Impact on monetary policy
Just over a year ago, monetary policy in the United States and Europe changed substantially. The objective is now an average inflation rate of 2 percent, which means that inflation may exceed 2 percent for an extended period after having been below it for years. Furthermore, central bankers no longer look at inflation expectations but instead rely on actual inflation. When inflation began to rise, central bankers were the first to confirm that it was temporary. This is not new, as increased inflation was also first seen as temporary in the mid-1960s. Meanwhile, the Fed did indicate that inflation was higher than expected but never before was there such a large gap between the policy rate and inflation. Apparently, they would rather be too late than too early. The objective is therefore to get inflation up and not down. In this respect, the flirtation with deflation after the Great Financial Crisis changed the job description of a central banker forever. Rising inflation helps solve the debt problem, and in terms of priorities, fighting inflation comes last, after the energy transition, achieving full employment and financial stability.

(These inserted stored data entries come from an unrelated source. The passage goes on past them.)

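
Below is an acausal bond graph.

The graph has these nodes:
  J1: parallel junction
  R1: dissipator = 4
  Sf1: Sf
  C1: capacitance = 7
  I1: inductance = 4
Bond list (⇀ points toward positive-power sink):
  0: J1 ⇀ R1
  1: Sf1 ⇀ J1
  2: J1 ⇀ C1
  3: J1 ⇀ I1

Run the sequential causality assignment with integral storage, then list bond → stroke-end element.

β1 →Sf1  (Sf1: flow source, stroke at near end)
β2 →J1  (prefer integral on C1)
β0 →R1  (0-jn J1 has e-setter on 2)
β3 →I1  (common-e at J1 fixed by 2)

β0 →R1
β1 →Sf1
β2 →J1
β3 →I1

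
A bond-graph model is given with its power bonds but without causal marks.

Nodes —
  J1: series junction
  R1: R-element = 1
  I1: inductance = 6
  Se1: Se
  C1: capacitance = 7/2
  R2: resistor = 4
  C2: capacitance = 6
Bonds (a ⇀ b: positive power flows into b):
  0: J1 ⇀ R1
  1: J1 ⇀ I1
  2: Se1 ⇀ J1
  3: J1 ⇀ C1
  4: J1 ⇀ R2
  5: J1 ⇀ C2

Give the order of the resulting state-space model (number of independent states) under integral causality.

3  (C1, C2, I1 all integral)

b2 |J1  (source Se1 imposes e)
b1 |I1  (I1 integral (f out))
b0 |J1  (1-jn J1 has f-setter on 1)
b3 |J1  (common-f at J1 fixed by 1)
b4 |J1  (J1: bond 1 brought flow, rest push out)
b5 |J1  (common-f at J1 fixed by 1)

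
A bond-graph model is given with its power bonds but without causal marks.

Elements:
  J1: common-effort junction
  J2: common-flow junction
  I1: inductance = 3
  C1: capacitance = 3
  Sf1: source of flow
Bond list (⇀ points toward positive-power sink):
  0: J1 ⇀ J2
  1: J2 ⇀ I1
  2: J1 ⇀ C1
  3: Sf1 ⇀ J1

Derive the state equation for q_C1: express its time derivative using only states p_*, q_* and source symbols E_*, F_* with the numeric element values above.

bond 3 stroke→Sf1  (Sf1 (Sf) sets flow on bond)
bond 1 stroke→I1  (I1: I, integral causality)
bond 0 stroke→J2  (J2 flow already set via bond 1)
bond 2 stroke→J1  (J1: last free bond brings effort in)

dq_C1/dt = F_Sf1 - p_I1/3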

The only reason central bankers are moving now in response to rising inflation is that they do not want to lose the confidence of the general public. Next year, both growth and inflation will come down over the course of the year, and that moment will be used by the Fed to postpone the first rate-hikes in the United States until 2023. Unfortunately, they will have to act again later in the decade because aging, deglobalization, and sustainability are more structural factors that will ensure that inflation will remain above 2 percent this decade. So for the time being, we are not rid of the inflation debate.